Выбрать главу

Кто-то протянул мне руку. Арти, кажется. Я тяжело поднялась на ноги, пошатнулась, достала платок из кармана и зажала нос. Эд поднял на меня глаза, вздрогнул и снова их опустил. Я не ждала ответа, мне нужно было в Больничное Крыло. Пошатываясь, я побрела прочь из гостиной, толпа передо мной расступалась. У лестниц меня догнала Лина, бережно подхватив под руку, и зашептала:

— Хороший ход! Ты сделала из него лютого подонка! Его ненавидит весь факультет, а ты несчастная жертва. Прекрасная многоходовка.

— Лина, — я остановила её. Говорить было трудно — живот сводило судорогой. — Я не пыталась сделать из него подонка. Мне просто очень обидно. С первого дня твой брат меня ненавидит. Он даже в лавке Мадам Малкин с первой встречи меня начал унижать. За что он меня ненавидит?
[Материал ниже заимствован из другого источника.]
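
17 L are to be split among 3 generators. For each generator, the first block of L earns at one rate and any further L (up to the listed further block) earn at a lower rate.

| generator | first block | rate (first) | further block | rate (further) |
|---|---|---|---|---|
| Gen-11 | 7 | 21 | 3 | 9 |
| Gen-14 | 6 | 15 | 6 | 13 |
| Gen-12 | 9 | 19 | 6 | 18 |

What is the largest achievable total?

336

Rank every tier by rate: Gen-11/T1 21 > Gen-12/T1 19 > Gen-12/T2 18 > Gen-14/T1 15 > Gen-14/T2 13 > Gen-11/T2 9.
Gen-11/T1 (21): +7 → 10 left.
Fill Gen-12 T1 block (9 at 19) → 1 left.
Gen-12/T2: +1 of 6 at 18; pool empty.
Total = 21×7 + 19×9 + 18×1 = 336.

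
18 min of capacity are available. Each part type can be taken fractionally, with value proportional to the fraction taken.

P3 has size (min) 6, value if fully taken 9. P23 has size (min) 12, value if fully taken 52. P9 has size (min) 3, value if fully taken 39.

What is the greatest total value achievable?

Best value per unit of size first: P9 39/3≈13, P23 52/12≈4.33, P3 9/6≈1.5.
Take all of P9 (3 min, value 39) ; 15 min left.
Take all of P23 (12 min, value 52) ; 3 min left.
3 min left: a 3/6 share of P3 gives 9×3/6 = 4.5.
Total value = 95.5.

95.5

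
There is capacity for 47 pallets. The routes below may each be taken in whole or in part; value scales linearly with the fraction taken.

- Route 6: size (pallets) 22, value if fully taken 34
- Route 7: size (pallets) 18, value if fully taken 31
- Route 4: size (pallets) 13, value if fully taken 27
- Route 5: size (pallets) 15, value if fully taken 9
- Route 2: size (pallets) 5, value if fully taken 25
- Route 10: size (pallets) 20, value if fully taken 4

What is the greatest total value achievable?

100

Sort by value density: Route 2 25/5≈5, Route 4 27/13≈2.08, Route 7 31/18≈1.72, Route 6 34/22≈1.55, Route 5 9/15≈0.6, Route 10 4/20≈0.2.
All 5 pallets of Route 2 fit (value 25) — 42 remain.
Route 4: take in full, 13 pallets for value 27 — 29 left.
Route 7: take in full, 18 pallets for value 31 — 11 left.
Only 11 pallets remain; take 11/22 of Route 6 for value 34×11/22 = 17.
Total value = 100.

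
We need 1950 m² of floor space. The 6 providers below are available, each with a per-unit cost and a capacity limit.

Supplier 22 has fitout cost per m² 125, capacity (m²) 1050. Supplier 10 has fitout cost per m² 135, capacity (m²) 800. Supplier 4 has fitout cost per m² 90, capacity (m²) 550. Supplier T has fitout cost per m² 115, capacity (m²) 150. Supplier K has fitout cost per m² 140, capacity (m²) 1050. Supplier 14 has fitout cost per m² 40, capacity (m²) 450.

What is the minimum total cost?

Cheapest first:
Take 450 from Supplier 14 at 40 → need 1500 more.
Supplier 4 (90): use full 550 → 950 m² to go.
Take 150 from Supplier T at 115 → need 800 more.
Supplier 22 at 125: take 800 of its 1050 → requirement met.
Supplier 10, Supplier K: unused.
Cost = 450×40 + 550×90 + 150×115 + 800×125 = 184750.

184750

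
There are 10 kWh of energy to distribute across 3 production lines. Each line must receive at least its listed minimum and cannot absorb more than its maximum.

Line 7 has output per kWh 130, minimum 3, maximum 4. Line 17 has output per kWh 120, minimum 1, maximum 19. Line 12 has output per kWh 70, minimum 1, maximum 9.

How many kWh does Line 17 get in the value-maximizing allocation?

5

Meeting every minimum uses 3+1+1 = 5 kWh, leaving 5.
Order the production lines by output per kWh: Line 7 130 > Line 17 120 > Line 12 70.
Line 7 takes 1 more to reach its cap of 4 → 4 left.
Line 17: +4 (room for 18) → 5. Pool exhausted.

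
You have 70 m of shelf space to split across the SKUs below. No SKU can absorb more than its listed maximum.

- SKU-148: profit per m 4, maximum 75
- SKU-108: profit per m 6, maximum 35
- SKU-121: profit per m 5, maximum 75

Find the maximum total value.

Highest profit per m first: SKU-108 6 > SKU-121 5 > SKU-148 4.
Give SKU-108 35 to hit its cap of 35 ; 35 left.
SKU-121: +35 (room for 75) → 35. Pool exhausted.
Total = 6×35 + 5×35 = 385.

385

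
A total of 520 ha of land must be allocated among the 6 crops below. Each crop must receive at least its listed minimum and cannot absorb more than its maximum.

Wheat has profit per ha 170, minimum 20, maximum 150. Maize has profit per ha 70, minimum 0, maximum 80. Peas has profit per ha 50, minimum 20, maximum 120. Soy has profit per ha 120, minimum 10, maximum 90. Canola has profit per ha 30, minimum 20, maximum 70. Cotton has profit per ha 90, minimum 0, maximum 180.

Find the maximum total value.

58300

Meeting every minimum uses 20+0+20+10+20+0 = 70 ha, leaving 450.
Order the crops by profit per ha: Wheat 170 > Soy 120 > Cotton 90 > Maize 70 > Peas 50 > Canola 30.
Wheat takes 130 more to reach its cap of 150 → 320 left.
Soy: +80 to 90 (cap) → 240 left.
Cotton: +180 to 180 (cap) → 60 left.
Maize: +60 (room for 80) → 60. Pool exhausted.
Total = 170×150 + 70×60 + 50×20 + 120×90 + 30×20 + 90×180 = 58300.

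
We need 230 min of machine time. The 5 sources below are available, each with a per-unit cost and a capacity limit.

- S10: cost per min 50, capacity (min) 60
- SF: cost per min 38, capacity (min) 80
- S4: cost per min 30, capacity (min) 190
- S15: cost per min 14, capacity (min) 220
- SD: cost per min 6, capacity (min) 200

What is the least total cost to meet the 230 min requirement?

1620

Fill from the cheapest source first.
Take 200 from SD at 6 ; need 30 more.
Take 30 from S15 at 14 to finish.
S4, SF, S10: unused.
Cost = 200×6 + 30×14 = 1620.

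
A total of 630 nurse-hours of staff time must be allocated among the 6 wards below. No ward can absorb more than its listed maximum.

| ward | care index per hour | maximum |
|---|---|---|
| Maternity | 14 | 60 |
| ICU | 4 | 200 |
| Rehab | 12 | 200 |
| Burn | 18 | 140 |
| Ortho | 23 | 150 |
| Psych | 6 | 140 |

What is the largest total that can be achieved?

9690

Highest care index per hour first: Ortho 23 > Burn 18 > Maternity 14 > Rehab 12 > Psych 6 > ICU 4.
Ortho takes 150 to reach its cap of 150 → 480 left.
Burn takes 140 to reach its cap of 140 → 340 left.
Maternity takes 60 to reach its cap of 60 → 280 left.
Give Rehab 200 to hit its cap of 200 → 80 left.
Psych has room for 140 but only 80 remain, so it gets 80.
Total = 14×60 + 12×200 + 18×140 + 23×150 + 6×80 = 9690.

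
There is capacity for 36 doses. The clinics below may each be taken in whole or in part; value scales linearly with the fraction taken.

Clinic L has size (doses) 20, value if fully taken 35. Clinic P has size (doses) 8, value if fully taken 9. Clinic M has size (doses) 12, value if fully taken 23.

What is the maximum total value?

Rank by value-to-size ratio: Clinic M 23/12≈1.92, Clinic L 35/20≈1.75, Clinic P 9/8≈1.12.
Take all of Clinic M (12 doses, value 23) → 24 doses left.
Take all of Clinic L (20 doses, value 35) → 4 doses left.
Fill the last 4 doses with part of Clinic P: 4/8 of it earns 4.5.
Total value = 62.5.

62.5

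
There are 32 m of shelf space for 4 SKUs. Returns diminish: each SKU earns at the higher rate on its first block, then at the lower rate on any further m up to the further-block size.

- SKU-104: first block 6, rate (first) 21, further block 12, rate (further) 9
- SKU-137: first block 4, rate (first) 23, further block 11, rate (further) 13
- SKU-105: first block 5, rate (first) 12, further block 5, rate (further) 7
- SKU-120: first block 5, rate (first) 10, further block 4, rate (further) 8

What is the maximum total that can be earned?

480

Rank every tier by rate: SKU-137/T1 23 > SKU-104/T1 21 > SKU-137/T2 13 > SKU-105/T1 12 > SKU-120/T1 10 > SKU-104/T2 9 > SKU-120/T2 8 > SKU-105/T2 7.
Fill SKU-137 T1 block (4 at 23) ; 28 left.
SKU-104 T1 at 21: fill all 6 ; 22 left.
SKU-137/T2 (13): +11 ; 11 left.
SKU-105/T1 (12): +5 ; 6 left.
SKU-120 T1 at 10: fill all 5 ; 1 left.
SKU-104 T2 at 9: only 1 left, fill 1.
Total = 23×4 + 21×6 + 13×11 + 12×5 + 10×5 + 9×1 = 480.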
— Не знаю, — тихо сказала она. — Он не делится со мной.

Мы медленно дошли до Больничного Крыла. Всю дорогу я надеялась не наткнуться на Ремуса. Я не знала, как объяснялась бы с ним. Не хочу, чтобы он дрался с Эдом. В конце концов, он загонщик, удар у него хоть куда (сама убедилась).

Мадам Помфри я сказала, что упала с лестницы. Она мне не поверила, но помощь оказала. При осмотре выяснилось, что у меня обширный синяк на животе, искривлённая носовая перегородка и шишка на затылке. Ничего серьёзного, я вполне легко отделалась. Нос мне снова вправили, живот намазали чудо-мазью, к шишке приложили лёд и отправили в гостиную.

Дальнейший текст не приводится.